Money creation in China has gone bonkers. Authorities have opened the valves, and new credit is surging through money pipelines, including state-owned banks and the “shadow banking” system, and so loans in just the first two months this year soared by $1 trillion. Where did this money go?
We don’t know, but we’re getting indications that some of it is showing up right here in the US.
At the same time, “China is getting into the venture capital business in a big way. A really, really big way,” as Bloomberg put it: Government-backed venture funds raised about 1.5 trillion yuan ($231 billion) last year to bring the total to 2.2 trillion yuan. “That’s the biggest pot of money for startups in the world and almost five times the sum raised by other venture firms last year globally….”

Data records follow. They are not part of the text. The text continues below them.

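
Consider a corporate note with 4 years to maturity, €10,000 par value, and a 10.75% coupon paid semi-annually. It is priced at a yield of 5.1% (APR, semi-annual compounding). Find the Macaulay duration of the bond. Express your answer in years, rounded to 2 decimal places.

3.42 years

Periodic yield y = 0.0255. Discount each cash flow and weight by its period:
  t   CF        PV=CF/(1+0.0255)^t    t·PV
  1       537.50       524.1346       524.1346
  2       537.50       511.1015     1,022.2030
  3       537.50       498.3925     1,495.1774
  4       537.50       485.9995     1,943.9979
  5       537.50       473.9147     2,369.5733
  6       537.50       462.1303     2,772.7820
  7       537.50       450.6390     3,154.4733
  8    10,537.50     8,614.9403    68,919.5220
  Σ                 12,021.2523    82,201.8636
Price P = Σ PV = 12,021.2523.
Macaulay duration = Σ(t·PV) / P = 82,201.8636 / 12,021.2523 = 6.83804 half-year periods.
In years: 6.83804 / 2 = 3.41902 years.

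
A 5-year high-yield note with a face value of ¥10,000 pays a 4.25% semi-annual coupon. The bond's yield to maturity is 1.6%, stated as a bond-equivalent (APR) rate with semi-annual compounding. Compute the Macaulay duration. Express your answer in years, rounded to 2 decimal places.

4.59 years

Periodic yield y = 0.008. Discount each cash flow and weight by its period:
  t   CF        PV=CF/(1+0.008)^t    t·PV
  1       212.50       210.8135       210.8135
  2       212.50       209.1404       418.2807
  3       212.50       207.4805       622.4416
  4       212.50       205.8339       823.3354
  5       212.50       204.2003     1,021.0013
  6       212.50       202.5796     1,215.4777
  7       212.50       200.9718     1,406.8029
  8       212.50       199.3768     1,595.0146
  9       212.50       197.7945     1,780.1502
  10   10,212.50     9,430.3269    94,303.2692
  Σ                 11,268.5182   103,396.5871
Price P = Σ PV = 11,268.5182.
Macaulay duration = Σ(t·PV) / P = 103,396.5871 / 11,268.5182 = 9.17570 half-year periods.
In years: 9.17570 / 2 = 4.58785 years.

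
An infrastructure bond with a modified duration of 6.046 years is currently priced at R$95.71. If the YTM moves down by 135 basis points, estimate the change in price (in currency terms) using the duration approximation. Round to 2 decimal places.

Duration approximation: ΔP/P ≈ -D_mod · Δy = -6.046 × (-0.0135) = +0.081621.
ΔP ≈ 95.71 × (+0.081621) = +7.81194591.

+R$7.81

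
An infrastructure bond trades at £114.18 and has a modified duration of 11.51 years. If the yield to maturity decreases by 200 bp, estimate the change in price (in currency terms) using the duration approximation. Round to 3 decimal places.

Duration approximation: ΔP/P ≈ -D_mod · Δy = -11.51 × (-0.02) = +0.230200.
ΔP ≈ 114.18 × (+0.230200) = +26.284236.

+£26.284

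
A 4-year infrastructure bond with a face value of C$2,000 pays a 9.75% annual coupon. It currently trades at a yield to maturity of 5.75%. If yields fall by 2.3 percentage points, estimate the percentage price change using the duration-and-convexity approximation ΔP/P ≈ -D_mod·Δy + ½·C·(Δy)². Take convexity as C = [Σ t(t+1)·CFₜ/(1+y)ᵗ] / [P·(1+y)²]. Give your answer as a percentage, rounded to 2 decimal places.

With y = 0.0575:
  t   CF        PV=CF/(1+0.0575)^t    t·PV        t(t+1)·PV
  1       195.00       184.3972       184.3972         368.7943
  2       195.00       174.3708       348.7417       1,046.2250
  3       195.00       164.8897       494.6690       1,978.6762
  4     2,195.00     1,755.1451     7,020.5803      35,102.9016
  Σ                  2,278.8028     8,048.3882      38,496.5971
P = 2,278.8028; D_Mac = 3.53185 yrs; D_mod = 3.33981 yrs; C = 15.10619.
Duration effect: -3.33981 × (-0.023) = +0.076816
Convexity effect: 0.5 × 15.10619 × (-0.023)² = +0.0039956
ΔP/P ≈ +0.076816 + 0.0039956 = +0.080811 = +8.0811%.

+8.08%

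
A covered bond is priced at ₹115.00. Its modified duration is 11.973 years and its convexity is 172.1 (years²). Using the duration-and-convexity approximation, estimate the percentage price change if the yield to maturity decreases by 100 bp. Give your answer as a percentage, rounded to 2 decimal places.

+12.83%

Duration effect: -D_mod·Δy = -11.973 × (-0.01) = +0.119730
Convexity effect: ½·C·(Δy)² = 0.5 × 172.1 × (-0.01)² = +0.0086050
ΔP/P ≈ +0.119730 + 0.0086050 = +0.128335
= +12.8335%.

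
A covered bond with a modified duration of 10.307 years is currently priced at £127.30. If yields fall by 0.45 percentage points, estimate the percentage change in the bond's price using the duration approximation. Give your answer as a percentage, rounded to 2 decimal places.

+4.64%

Duration approximation: ΔP/P ≈ -D_mod · Δy = -10.307 × (-0.0045) = +0.0463815.
As a percentage: +4.63815%.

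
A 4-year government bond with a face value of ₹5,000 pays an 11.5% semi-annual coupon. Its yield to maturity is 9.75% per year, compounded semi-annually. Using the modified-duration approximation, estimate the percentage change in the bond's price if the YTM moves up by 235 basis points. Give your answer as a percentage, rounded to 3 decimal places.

Periodic yield y = 0.04875. Modified duration first:
  t   CF        PV=CF/(1+0.04875)^t    t·PV
  1       287.50       274.1359       274.1359
  2       287.50       261.3930       522.7859
  3       287.50       249.2424       747.7272
  4       287.50       237.6566       950.6266
  5       287.50       226.6094     1,133.0472
  6       287.50       216.0757     1,296.4544
  7       287.50       206.0317     1,442.2219
  8     5,287.50     3,613.0551    28,904.4411
  Σ                  5,284.1999    35,271.4402
P = 5,284.1999; D_Mac = 6.67489 half-year periods = 3.33744 yrs; D_mod = 3.33744/(1+0.04875) = 3.18231 yrs.
ΔP/P ≈ -D_mod · Δy = -3.18231 × (+0.0235) = -0.074784 = -7.4784%.

-7.478%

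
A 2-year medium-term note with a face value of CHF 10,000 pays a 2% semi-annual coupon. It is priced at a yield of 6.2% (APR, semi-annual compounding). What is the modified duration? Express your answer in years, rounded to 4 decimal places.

1.9099 years

Periodic yield y = 0.031. First find Macaulay duration:
  t   CF        PV=CF/(1+0.031)^t    t·PV
  1       100.00        96.9932        96.9932
  2       100.00        94.0768       188.1537
  3       100.00        91.2481       273.7444
  4    10,100.00     8,938.9542    35,755.8168
  Σ                  9,221.2724    36,314.7081
P = 9,221.2724; Macaulay duration = 36,314.7081 / 9,221.2724 = 3.93815 half-year periods = 1.96907 years.
Modified duration = D_Mac / (1 + y) = 1.96907 / 1.031 = 1.90987 years.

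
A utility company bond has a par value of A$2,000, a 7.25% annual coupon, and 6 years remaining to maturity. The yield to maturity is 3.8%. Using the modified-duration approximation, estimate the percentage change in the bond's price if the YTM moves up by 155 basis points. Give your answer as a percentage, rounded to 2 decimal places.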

While China is drowning in this sea of liquidity, its exports in February crashed 25% in dollar terms year over year. Part of it was due to the Chinese New Year effects. The rest was due to weakening global demand for Chinese goods: It was the 11th month of declines in 12 months.
Exports of goods are crashing, but hey, no problem, exports of money are booming. Capital flight takes on ever fancier dimensions: mansions in Southern California, tony condos in San Francisco, huge commercial and residential development projects, corporate acquisitions, and so on. Prices have surged for seven years and have reached ludicrous heights. So this is a good time to buy.